I will not lie to you and tell you that I passed the exam first time around because I did not. It was not because I could not compromise the exam machines or complete tasks but rather that I did not follow rules outlined by Offensive Security. They strictly tell you not to use Metasploit in the exam which is something I missed from the rules the first time around and even though I got the perfect score, I failed. Offensive Security’s response when I sent them the query why I failed
While I was upset to hear that, I did not let that stop me for taking it again and this time around, I promised myself not to touch metasploit and do everything manually.

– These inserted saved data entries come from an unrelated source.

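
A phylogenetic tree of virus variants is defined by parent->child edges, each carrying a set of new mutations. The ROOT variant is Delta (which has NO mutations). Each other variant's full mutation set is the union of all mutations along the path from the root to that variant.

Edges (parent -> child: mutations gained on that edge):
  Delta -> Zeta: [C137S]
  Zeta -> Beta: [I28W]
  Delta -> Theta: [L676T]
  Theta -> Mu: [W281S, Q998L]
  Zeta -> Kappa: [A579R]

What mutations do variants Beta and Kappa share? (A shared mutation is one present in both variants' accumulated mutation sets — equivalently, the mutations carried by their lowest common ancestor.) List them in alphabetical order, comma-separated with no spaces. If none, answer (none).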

Just like the previous exam, the objectives were clear and I followed the same path but this time, I made sure not to use metasploit even for a bit. With 8 hours in, I had completed the exam with a perfect score 100/100 and by the 13th hour, I had completed the report for the exam. I submitted the exam report after telling the proctor to end my exam and waited for the mail from offsec!
And I got the mail on Tuesday, 12th February around 2:00 AM in the morning telling me that I passed the certification exam.